Fetching a Row of Data

To fetch a row of data, an application calls SQLFetch. SQLFetch can be called with any kind of cursor, but it only moves the rowset cursor in a forward-only direction. SQLFetch advances the cursor to the next row and returns the data for any columns that were bound with calls to SQLBindCol. When the cursor reaches the end of the result set, SQLFetch returns SQL_NO_DATA. For examples of calling SQLFetch, see Using SQLBindCol.

Exactly how SQLFetch is implemented is driver-specific, but the general pattern is for the driver to retrieve the data for any bound columns from the data source, convert it according to the types of the bound variables, and place the converted data in those variables. If the driver cannot convert any data, SQLFetch returns an error. The application can continue fetching rows, but the data for the current row is lost. What happens to the data for unbound columns depends on the driver, but most drivers either retrieve and discard it or never retrieve it at all.
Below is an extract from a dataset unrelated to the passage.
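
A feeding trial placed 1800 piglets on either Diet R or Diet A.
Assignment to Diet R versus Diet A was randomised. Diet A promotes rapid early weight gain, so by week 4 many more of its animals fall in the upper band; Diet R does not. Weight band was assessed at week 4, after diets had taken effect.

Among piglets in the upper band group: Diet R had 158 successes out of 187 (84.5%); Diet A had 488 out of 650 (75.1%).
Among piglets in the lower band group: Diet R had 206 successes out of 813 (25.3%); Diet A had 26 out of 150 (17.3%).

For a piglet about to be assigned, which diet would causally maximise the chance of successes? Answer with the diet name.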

The driver also sets the values of any length/indicator buffers that have been bound. If the data value for a column is NULL, the driver sets the corresponding length/indicator buffer to SQL_NULL_DATA. If the data value is not NULL, the driver sets the length/indicator buffer to the byte length of the data after conversion. If this length cannot be determined, as is sometimes the case with long data that is retrieved by more than one function call, the driver sets the length/indicator buffer to SQL_NO_TOTAL. For fixed-length data types, such as integers and date structures, the byte length is the size of the data type.

For variable-length data, such as character and binary data, the driver checks the byte length of the converted data against the byte length of the buffer bound to the column; the buffer's length is specified in the BufferLength argument in SQLBindCol. If the byte length of the converted data is greater than the byte length of the buffer, the driver truncates the data to fit in the buffer, returns the untruncated length in the length/indicator buffer, returns SQL_SUCCESS_WITH_INFO, and places SQLSTATE 01004 (Data truncated) in the diagnostics. The only exception to this is if a variable-length bookmark is truncated when returned by SQLFetch, which returns SQLSTATE 22001 (String data, right truncated).

Fixed-length data is never truncated, because the driver assumes that the size of the bound buffer is the size of the data type. Data truncation tends to be rare, because the application usually binds a buffer large enough to hold the entire data value; it determines the necessary size from the metadata. However, the application might explicitly bind a buffer it knows to be too small. For example, it might retrieve and display the first 20 characters of a part description or the first 100 characters of a long text column.

Character data must be null-terminated by the driver before it is returned to the application, even if it has been truncated. The null-termination character is not included in the returned byte length but does require space in the bound buffer. For example, suppose an application uses strings composed of character data in the ASCII character set, a driver has 50 characters of data to return, and the application's buffer is 25 bytes long. In the application's buffer, the driver returns the first 24 characters followed by a null-termination character. In the length/indicator buffer, it returns a byte length of 50.

The application can restrict the number of rows in the result set by setting the SQL_ATTR_MAX_ROWS statement attribute before executing the statement that creates the result set. For example, the preview mode in an application used to format reports needs only enough data to display the first page of the report. By restricting the size of the result set, such a feature would run faster. This statement attribute is intended to reduce network traffic and might not be supported by all drivers.